Standing Room Only: The Plight of the Aisle Dweller


Like a dog circling a couch to find the right position commuters will often traverse the length of an entire train to find the right seat.  Often a group of unlucky riders, the aisle dwellers, are forced to come to the conclusion that they won’t be finding one.  Sometimes, though, one lone aisle dweller refuses his destitute fate and rises up, a champion. 

It starts slowly at first.  People move along the train at a snails pace so when a person stops near the door no one gives it a second thought.  But soon another lines up behind him, and then another, until that heart sinking moment when you realize the line extends door to door and you’ve been relegated to the lowly commute of the aisle dweller. 

Soon though there is a beep, a glimmer of hope as the voice of a merciful god of the train is heard from on high, “ladies and gentlemen standing in the back, there are plenty of seats towards the front of the train.”  Relief washes over the aisle dwellers instantly strengthening their resolve.

The fiendish man in the front remains, unwavering in his obstinance.  Whatever satanic sounds he had pumping through his ear buds had blocked the words of the great god of the train. 

“Can we move up please?” a cry of desperation from an unidentifiable place in the crowd.

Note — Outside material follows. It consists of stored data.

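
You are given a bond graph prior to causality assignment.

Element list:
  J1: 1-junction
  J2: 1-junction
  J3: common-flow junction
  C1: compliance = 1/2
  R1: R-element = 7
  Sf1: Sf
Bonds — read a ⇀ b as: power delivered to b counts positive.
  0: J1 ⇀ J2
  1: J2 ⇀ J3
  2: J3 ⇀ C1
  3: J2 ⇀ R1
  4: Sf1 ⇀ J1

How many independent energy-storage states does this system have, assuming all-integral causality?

1  (C1 all integral)

#4 |Sf1  (Sf1 (Sf) sets flow on bond)
#0 |J1  (J1 flow already set via bond 4)
#1 |J2  (J2: bond 0 brought flow, rest push out)
#3 |J2  (J2 flow already set via bond 0)
#2 |J3  (J3: bond 1 brought flow, rest push out)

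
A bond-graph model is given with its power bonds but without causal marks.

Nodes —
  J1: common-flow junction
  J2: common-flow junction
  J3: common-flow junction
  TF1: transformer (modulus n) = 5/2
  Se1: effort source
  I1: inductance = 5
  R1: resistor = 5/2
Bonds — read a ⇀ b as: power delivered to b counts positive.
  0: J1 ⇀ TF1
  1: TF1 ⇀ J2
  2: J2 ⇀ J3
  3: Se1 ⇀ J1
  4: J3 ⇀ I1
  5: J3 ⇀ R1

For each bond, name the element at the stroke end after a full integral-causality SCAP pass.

β0 |TF1
β1 |J2
β2 |J3
β3 |J1
β4 |I1
β5 |J3

bond 3 stroke→J1  (Se1 fixes effort; stroke away)
bond 0 stroke→TF1  (only one flow-in slot at J1)
bond 1 stroke→J2  (TF TF1: opposite of bond 0)
bond 2 stroke→J3  (J2 needs exactly one f-in)
bond 4 stroke→I1  (I1 integral (f out))
bond 5 stroke→J3  (common-f at J3 fixed by 4)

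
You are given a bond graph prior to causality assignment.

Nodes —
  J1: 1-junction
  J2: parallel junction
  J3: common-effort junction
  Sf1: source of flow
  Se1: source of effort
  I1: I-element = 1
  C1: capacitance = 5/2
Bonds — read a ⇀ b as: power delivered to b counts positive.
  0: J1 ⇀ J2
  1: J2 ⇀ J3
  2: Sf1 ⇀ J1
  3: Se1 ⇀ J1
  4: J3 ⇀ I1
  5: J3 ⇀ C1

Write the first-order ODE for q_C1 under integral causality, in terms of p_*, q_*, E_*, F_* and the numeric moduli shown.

dq_C1/dt = F_Sf1 - p_I1

bond 2 stroke→Sf1  (source Sf1 imposes f)
bond 3 stroke→J1  (source Se1 imposes e)
bond 0 stroke→J1  (1-jn J1 has f-setter on 2)
bond 1 stroke→J2  (J2 needs exactly one e-in)
bond 4 stroke→I1  (I1 outputs flow p/I1)
bond 5 stroke→J3  (only one effort-in slot at J3)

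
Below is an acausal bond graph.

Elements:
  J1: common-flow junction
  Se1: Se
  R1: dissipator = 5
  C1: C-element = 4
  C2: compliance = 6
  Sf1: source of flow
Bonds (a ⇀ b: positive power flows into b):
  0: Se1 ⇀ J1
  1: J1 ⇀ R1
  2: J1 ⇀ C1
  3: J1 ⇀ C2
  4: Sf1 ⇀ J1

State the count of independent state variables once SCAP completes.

bond 0 stroke at J1  (source Se1 imposes e)
bond 4 stroke at Sf1  (source Sf1 imposes f)
bond 1 stroke at J1  (J1: bond 4 brought flow, rest push out)
bond 2 stroke at J1  (common-f at J1 fixed by 4)
bond 3 stroke at J1  (J1 flow already set via bond 4)

2  (C1, C2 all integral)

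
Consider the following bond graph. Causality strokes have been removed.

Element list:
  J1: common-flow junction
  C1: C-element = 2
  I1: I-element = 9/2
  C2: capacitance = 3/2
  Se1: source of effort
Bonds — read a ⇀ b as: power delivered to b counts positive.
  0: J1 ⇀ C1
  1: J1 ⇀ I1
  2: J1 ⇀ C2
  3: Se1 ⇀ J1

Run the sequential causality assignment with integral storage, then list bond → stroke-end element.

β0 stroke at J1
β1 stroke at I1
β2 stroke at J1
β3 stroke at J1

b3 |J1  (Se1 (Se) sets effort on bond)
b0 |J1  (prefer integral on C1)
b1 |I1  (I1 integral (f out))
b2 |J1  (J1 flow already set via bond 1)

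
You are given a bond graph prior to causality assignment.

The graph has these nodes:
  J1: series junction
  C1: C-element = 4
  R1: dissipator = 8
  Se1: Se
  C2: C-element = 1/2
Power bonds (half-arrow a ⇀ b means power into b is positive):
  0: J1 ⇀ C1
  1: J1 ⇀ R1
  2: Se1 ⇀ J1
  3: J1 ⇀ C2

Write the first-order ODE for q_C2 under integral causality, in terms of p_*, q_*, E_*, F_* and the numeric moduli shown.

dq_C2/dt = E_Se1/8 - q_C1/32 - q_C2/4

β2 →J1  (source Se1 imposes e)
β0 →J1  (C1 integral (e out))
β3 →J1  (prefer integral on C2)
β1 →R1  (closing 1-jn rule on J1)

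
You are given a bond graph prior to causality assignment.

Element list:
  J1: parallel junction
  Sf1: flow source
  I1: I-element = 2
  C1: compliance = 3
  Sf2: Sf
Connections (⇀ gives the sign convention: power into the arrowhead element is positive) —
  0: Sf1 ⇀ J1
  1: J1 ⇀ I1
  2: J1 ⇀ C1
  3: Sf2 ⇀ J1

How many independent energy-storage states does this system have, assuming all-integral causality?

2  (C1, I1 all integral)

bond 0 stroke→Sf1  (source Sf1 imposes f)
bond 3 stroke→Sf2  (Sf2: flow source, stroke at near end)
bond 1 stroke→I1  (I1 outputs flow p/I1)
bond 2 stroke→J1  (closing 0-jn rule on J1)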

The man in front slowly turns and in the loud nasally voice of a man clearly plagued with problems of the adenoid he retorts, “and just where do you expect to go?”

“He just said there are seats in front,” came from yet another spot in the crowd. 

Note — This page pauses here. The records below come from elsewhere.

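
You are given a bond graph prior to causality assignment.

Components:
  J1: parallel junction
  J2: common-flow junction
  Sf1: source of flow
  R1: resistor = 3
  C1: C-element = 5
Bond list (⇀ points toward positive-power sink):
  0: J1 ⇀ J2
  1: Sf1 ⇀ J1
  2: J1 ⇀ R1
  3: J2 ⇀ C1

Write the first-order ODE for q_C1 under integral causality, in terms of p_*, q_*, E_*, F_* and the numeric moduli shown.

dq_C1/dt = F_Sf1 - q_C1/15

#1 stroke→Sf1  (Sf1 fixes flow; stroke at Sf1)
#3 stroke→J2  (prefer integral on C1)
#0 stroke→J1  (closing 1-jn rule on J2)
#2 stroke→R1  (J1 effort already set via bond 0)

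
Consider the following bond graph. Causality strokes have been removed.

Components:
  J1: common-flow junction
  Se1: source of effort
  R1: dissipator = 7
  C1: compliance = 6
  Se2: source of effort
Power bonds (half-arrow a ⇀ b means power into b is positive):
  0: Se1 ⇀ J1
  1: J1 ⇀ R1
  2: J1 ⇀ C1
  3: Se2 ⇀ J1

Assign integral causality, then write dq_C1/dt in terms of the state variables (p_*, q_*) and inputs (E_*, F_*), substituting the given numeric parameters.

#0 →J1  (Se1 fixes effort; stroke away)
#3 →J1  (source Se2 imposes e)
#2 →J1  (prefer integral on C1)
#1 →R1  (J1: last free bond brings flow in)

dq_C1/dt = E_Se1/7 + E_Se2/7 - q_C1/42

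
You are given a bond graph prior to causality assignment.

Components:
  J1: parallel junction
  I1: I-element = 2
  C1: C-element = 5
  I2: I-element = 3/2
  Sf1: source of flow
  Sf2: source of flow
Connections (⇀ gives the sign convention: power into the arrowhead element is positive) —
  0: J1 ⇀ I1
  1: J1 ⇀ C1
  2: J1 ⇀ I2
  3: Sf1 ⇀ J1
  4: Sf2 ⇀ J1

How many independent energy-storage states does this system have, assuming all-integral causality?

bond 3 |Sf1  (Sf1: flow source, stroke at near end)
bond 4 |Sf2  (source Sf2 imposes f)
bond 0 |I1  (prefer integral on I1)
bond 1 |J1  (C1 outputs effort q/C1)
bond 2 |I2  (J1 effort already set via bond 1)

3  (C1, I1, I2 all integral)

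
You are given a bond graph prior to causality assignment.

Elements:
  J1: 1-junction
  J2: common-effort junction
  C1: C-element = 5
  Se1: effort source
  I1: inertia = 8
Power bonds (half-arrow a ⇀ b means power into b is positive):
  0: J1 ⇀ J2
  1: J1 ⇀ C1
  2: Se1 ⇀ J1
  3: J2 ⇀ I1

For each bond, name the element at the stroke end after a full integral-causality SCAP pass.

#2 stroke→J1  (Se1: effort source, stroke at far end)
#1 stroke→J1  (prefer integral on C1)
#0 stroke→J2  (closing 1-jn rule on J1)
#3 stroke→I1  (0-jn J2 has e-setter on 0)

b0 stroke→J2
b1 stroke→J1
b2 stroke→J1
b3 stroke→I1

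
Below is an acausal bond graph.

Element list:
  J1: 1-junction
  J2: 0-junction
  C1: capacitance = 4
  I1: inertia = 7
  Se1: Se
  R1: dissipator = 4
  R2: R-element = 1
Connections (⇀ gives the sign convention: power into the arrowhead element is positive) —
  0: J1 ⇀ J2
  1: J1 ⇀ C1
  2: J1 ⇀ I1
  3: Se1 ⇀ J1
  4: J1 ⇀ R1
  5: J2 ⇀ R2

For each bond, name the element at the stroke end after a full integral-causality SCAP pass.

β0 stroke→J1
β1 stroke→J1
β2 stroke→I1
β3 stroke→J1
β4 stroke→J1
β5 stroke→J2

#3 →J1  (Se1 (Se) sets effort on bond)
#1 →J1  (C1: C, integral causality)
#2 →I1  (I1 outputs flow p/I1)
#0 →J1  (J1: bond 2 brought flow, rest push out)
#4 →J1  (J1: bond 2 brought flow, rest push out)
#5 →J2  (J2: last free bond brings effort in)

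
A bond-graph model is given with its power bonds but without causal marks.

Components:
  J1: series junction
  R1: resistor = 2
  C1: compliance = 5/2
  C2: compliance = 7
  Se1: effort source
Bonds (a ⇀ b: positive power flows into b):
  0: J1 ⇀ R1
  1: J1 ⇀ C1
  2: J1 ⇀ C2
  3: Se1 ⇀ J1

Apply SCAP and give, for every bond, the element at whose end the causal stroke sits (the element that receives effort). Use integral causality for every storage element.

b3 stroke at J1  (Se1 (Se) sets effort on bond)
b1 stroke at J1  (C1 integral (e out))
b2 stroke at J1  (prefer integral on C2)
b0 stroke at R1  (closing 1-jn rule on J1)

β0 |R1
β1 |J1
β2 |J1
β3 |J1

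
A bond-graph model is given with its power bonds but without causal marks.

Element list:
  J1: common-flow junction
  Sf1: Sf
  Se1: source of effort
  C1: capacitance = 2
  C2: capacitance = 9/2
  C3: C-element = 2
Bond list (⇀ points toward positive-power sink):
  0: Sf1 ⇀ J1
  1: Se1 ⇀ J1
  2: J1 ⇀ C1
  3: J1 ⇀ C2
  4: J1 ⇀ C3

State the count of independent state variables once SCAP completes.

β0 |Sf1  (Sf1 (Sf) sets flow on bond)
β1 |J1  (Se1 fixes effort; stroke away)
β2 |J1  (common-f at J1 fixed by 0)
β3 |J1  (1-jn J1 has f-setter on 0)
β4 |J1  (common-f at J1 fixed by 0)

3  (C1, C2, C3 all integral)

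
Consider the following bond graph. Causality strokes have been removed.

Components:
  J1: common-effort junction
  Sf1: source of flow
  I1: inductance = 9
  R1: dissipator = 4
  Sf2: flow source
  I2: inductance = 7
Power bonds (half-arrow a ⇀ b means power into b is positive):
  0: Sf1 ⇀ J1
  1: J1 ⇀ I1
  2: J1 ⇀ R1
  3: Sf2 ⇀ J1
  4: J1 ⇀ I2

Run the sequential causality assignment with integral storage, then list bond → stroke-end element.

β0 |Sf1
β1 |I1
β2 |J1
β3 |Sf2
β4 |I2

#0 →Sf1  (source Sf1 imposes f)
#3 →Sf2  (Sf2 fixes flow; stroke at Sf2)
#1 →I1  (I1 integral (f out))
#4 →I2  (I2 integral (f out))
#2 →J1  (closing 0-jn rule on J1)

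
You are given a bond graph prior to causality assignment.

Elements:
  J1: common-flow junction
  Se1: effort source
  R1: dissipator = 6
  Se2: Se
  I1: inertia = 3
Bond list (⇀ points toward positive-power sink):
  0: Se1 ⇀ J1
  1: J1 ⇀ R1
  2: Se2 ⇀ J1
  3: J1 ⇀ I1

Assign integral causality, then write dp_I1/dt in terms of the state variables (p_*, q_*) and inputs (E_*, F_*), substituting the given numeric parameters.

#0 stroke at J1  (Se1 fixes effort; stroke away)
#2 stroke at J1  (Se2 (Se) sets effort on bond)
#3 stroke at I1  (I1 outputs flow p/I1)
#1 stroke at J1  (J1: bond 3 brought flow, rest push out)

dp_I1/dt = E_Se1 + E_Se2 - 2*p_I1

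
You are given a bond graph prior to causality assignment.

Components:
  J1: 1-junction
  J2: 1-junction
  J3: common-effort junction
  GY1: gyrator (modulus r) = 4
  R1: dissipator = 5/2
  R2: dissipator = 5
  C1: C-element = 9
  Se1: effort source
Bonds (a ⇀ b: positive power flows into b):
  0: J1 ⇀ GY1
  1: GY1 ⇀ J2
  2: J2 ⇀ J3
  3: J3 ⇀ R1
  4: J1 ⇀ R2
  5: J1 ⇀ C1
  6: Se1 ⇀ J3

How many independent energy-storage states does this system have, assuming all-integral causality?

b6 →J3  (Se1 fixes effort; stroke away)
b2 →J2  (common-e at J3 fixed by 6)
b3 →R1  (common-e at J3 fixed by 6)
b1 →GY1  (J2 needs exactly one f-in)
b0 →GY1  (GY1 both-in/both-out from 1)
b4 →J1  (J1 flow already set via bond 0)
b5 →J1  (J1 flow already set via bond 0)

1  (C1 all integral)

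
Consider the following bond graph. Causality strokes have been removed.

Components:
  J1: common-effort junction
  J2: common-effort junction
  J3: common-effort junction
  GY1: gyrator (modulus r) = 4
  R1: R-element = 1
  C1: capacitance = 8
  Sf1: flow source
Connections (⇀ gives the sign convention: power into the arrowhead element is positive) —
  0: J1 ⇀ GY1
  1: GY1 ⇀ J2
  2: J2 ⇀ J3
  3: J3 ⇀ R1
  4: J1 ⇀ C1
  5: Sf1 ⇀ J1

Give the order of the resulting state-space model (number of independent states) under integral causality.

bond 5 stroke→Sf1  (Sf1 fixes flow; stroke at Sf1)
bond 4 stroke→J1  (C1 outputs effort q/C1)
bond 0 stroke→GY1  (common-e at J1 fixed by 4)
bond 1 stroke→GY1  (through GY1, causality inverts; strokes same side of GY1)
bond 2 stroke→J2  (J2: last free bond brings effort in)
bond 3 stroke→J3  (only one effort-in slot at J3)

1  (C1 all integral)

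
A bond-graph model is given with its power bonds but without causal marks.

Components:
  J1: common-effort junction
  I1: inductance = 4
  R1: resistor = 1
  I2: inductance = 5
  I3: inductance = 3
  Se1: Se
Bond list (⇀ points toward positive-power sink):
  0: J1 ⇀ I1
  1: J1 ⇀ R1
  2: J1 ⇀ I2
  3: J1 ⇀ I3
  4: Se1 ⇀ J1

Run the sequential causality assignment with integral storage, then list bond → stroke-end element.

bond 0 stroke→I1
bond 1 stroke→R1
bond 2 stroke→I2
bond 3 stroke→I3
bond 4 stroke→J1

#4 |J1  (source Se1 imposes e)
#0 |I1  (J1: bond 4 brought effort, rest push out)
#1 |R1  (0-jn J1 has e-setter on 4)
#2 |I2  (J1 effort already set via bond 4)
#3 |I3  (J1: bond 4 brought effort, rest push out)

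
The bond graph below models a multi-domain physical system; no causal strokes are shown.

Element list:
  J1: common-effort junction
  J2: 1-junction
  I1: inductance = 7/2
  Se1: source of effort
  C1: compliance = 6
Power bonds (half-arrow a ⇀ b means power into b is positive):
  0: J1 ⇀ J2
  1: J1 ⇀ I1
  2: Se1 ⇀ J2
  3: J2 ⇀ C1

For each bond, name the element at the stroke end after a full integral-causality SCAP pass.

#2 stroke at J2  (Se1: effort source, stroke at far end)
#1 stroke at I1  (I1 outputs flow p/I1)
#0 stroke at J1  (closing 0-jn rule on J1)
#3 stroke at J2  (J2: bond 0 brought flow, rest push out)

#0 →J1
#1 →I1
#2 →J2
#3 →J2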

The Angry Adenoid took the smallest step he could muster before planting himself firmly in the way of the now desperate queue.   It was clear this was going to be a losing battle for the downtrodden aisle dwellers.

Just as all had given up hope though, a daring hero from a train car far away appeared as if the great god of the commute had answered the prayers of the humble aisle dwellers. 

Upon entering the car the man stopped for just a brief moment, assessed the crowd, adjusted his backpack, and continued his push forward.  He politely excused himself past the car long queue until he reached Andy Adenoid.  The aisle dwellers looked on, a glimmer of hope twinkling in their eyes, as the gallant knight gently gave the man with the nasally voice a polite yet firm double tap on the shoulder and excused himself past. 

The floodgates had opened.  Each and every aisle dweller scurried past the adenoid riddled man to find their very own seat on the wonderfully mind numbing monotony that is the daily commute.